It was happy hour in Reykjavik.
When one spends any time in this city, one realizes that happy hour is a legit thing: it’s a festive time when drinks are discounted, making them more accessible to the average person’s budget.
One of Chris’ goals was to get an Icelander to talk to him. He had had little success with this.
We did, however, find that bartenders didn’t mind talking to us, happily answering our very American questions. We met a diverse group of people from Turkey, Ireland and Romania.
“I came here for the nature,” said the pretty Romanian bartender named Eva (not her real name). “But when you work all the time, you don’t see much nature.”
She asked where we were visiting during our short, four-day Iceland trip. Chris, who had made a spreadsheet and an itinerary that accounted for just about every waking moment, enthusiastically shared our plans.
Eva wrinkled her nose and muttered something about tourists and tourist busses. She encouraged us to look for more out-of-the-way places that weren’t quite as well-traveled.
“Do you have any suggestions,” Chris asked.

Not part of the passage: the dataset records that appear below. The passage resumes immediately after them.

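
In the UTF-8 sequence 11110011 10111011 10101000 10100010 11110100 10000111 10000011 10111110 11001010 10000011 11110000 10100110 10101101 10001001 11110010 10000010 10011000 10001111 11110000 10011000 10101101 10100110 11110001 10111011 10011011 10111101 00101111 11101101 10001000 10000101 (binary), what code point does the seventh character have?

U+7B6FD

Offset 0: leading byte 0xF3 = 11110011 → 4-byte char #1 = F3 BB A8 A2.
Offset 4: leading byte 0xF4 = 11110100 → 4-byte char #2 = F4 87 83 BE.
Offset 8: leading byte 0xCA = 11001010 → 2-byte char #3 = CA 83.
Offset 10: leading byte 0xF0 = 11110000 → 4-byte char #4 = F0 A6 AD 89.
Offset 14: leading byte 0xF2 = 11110010 → 4-byte char #5 = F2 82 98 8F.
Offset 18: leading byte 0xF0 = 11110000 → 4-byte char #6 = F0 98 AD A6.
Offset 22: leading byte 0xF1 = 11110001 → 4-byte char #7 = F1 BB 9B BD.
Leading byte 0xF1 = 11110001 matches 11110xxx → 4-byte sequence.
Byte 1: 0xF1 = 11110001, payload 001 (3 bits).
Byte 2: 0xBB = 10111011 (10xxxxxx ✓), payload 111011.
Byte 3: 0x9B = 10011011 (10xxxxxx ✓), payload 011011.
Byte 4: 0xBD = 10111101 (10xxxxxx ✓), payload 111101.
Concatenate: 001111011011011111101 = 0x7B6FD (21 bits → U+7B6FD).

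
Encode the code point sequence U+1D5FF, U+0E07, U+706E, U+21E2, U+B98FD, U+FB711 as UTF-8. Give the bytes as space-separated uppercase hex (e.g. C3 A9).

F0 9D 97 BF E0 B8 87 E7 81 AE E2 87 A2 F2 B9 A3 BD F3 BB 9C 91

U+1D5FF: 4-byte form → F0 9D 97 BF.
U+0E07: 3-byte form → E0 B8 87.
U+706E: 3-byte form → E7 81 AE.
U+21E2: 3-byte form → E2 87 A2.
U+B98FD: 4-byte form → F2 B9 A3 BD.
U+FB711: 4-byte form → F3 BB 9C 91.
Concatenated (21 bytes): F0 9D 97 BF E0 B8 87 E7 81 AE E2 87 A2 F2 B9 A3 BD F3 BB 9C 91.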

She mentioned a crater nearby, Kerið.
Upon further investigation, we found that it was not too far from some of our other planned destinations within the “Golden Circle,” which is a tourist route in southern Iceland.

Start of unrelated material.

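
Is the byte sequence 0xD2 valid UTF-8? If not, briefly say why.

invalid (sequence truncated)

Leading byte 0xD2 = 11010010 → 2-byte form, but only 1 byte is present.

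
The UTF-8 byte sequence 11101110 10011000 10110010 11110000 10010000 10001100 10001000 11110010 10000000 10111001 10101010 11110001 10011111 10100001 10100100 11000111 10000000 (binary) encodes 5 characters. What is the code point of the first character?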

Tourists (um…like us) flock to the Golden Circle in order to experience the country’s three most popular attractions: Geysir (Haukadalur Valley), Gullfoss Waterfall and Þingvellir National Park.
When we arrived at Kerið the next morning, several tour busses sat in the parking lot. So much for heading off the beaten path.

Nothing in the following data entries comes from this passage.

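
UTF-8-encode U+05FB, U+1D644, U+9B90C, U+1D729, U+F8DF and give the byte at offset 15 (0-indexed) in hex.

0xA3

U+05FB → 2-byte form D7 BB at offsets 0–1.
U+1D644 → 4-byte form F0 9D 99 84 at offsets 2–5.
U+9B90C → 4-byte form F2 9B A4 8C at offsets 6–9.
U+1D729 → 4-byte form F0 9D 9C A9 at offsets 10–13.
U+F8DF → 3-byte form EF A3 9F at offsets 14–16.
Offset 15 falls in char 5's range; it's byte 2 of EF A3 9F = 0xA3.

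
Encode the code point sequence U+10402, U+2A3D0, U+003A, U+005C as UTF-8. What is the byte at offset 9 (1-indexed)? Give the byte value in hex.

0x3A

1-indexed offset 9 is 0-indexed offset 8.
U+10402 → 4-byte form F0 90 90 82 at offsets 0–3.
U+2A3D0 → 4-byte form F0 AA 8F 90 at offsets 4–7.
U+003A → 1-byte form 3A at offsets 8–8.
Offset 8 falls in char 3's range; it's byte 1 of 3A = 0x3A.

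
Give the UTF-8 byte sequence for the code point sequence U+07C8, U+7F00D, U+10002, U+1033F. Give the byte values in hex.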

A small kiosk was set up at the “entrance” of the park and we were required to pay a 400ISK (about $3) entrance fee.
Eva would later scoff at this when we visited her again. “I can’t believe they’re charging to get in there now,” she said. I later read that this site is on privately owned land. The fee goes toward the land’s upkeep.
Kerið turned out to be breathtaking.
Located in the Grimsnes area of south Iceland, Kerið is thought to have once been a cone-shaped volcano. Scientists believe that this three- thousand-year-old volcano forcefully erupted, depleting its magma reserve and subsequently collapsing in on itself.
Throughout the centuries, the crater has filled with water; because of the minerals within the rocks, the water inside the crater takes on a bluish-aqua hue. The caldera is about 180-feet deep, 560-feet wide and 890-feet across. The water level is the same level as the water table, which rises and falls throughout the year.
The slopes leading down to the water (which you can climb, but we chose to not to) are red due to the iron deposits. We walked along the upper edge of the crater and looked down.
The craggy volcanic rock path surrounded by green vegetation took much concentration: this is not a place where you would want to trip and fall down.
We visited in mid-May; it was cold and rainy. The ice on the lake had melted by this time. A review by another visitor in April complained that the lake was frozen and had dirty snow on it.
We stood on a corner at the top of the crater and took our photos with the Iceland flag we had brought. The awe and beauty of this literal mountaintop experience was something that we never wanted to forget.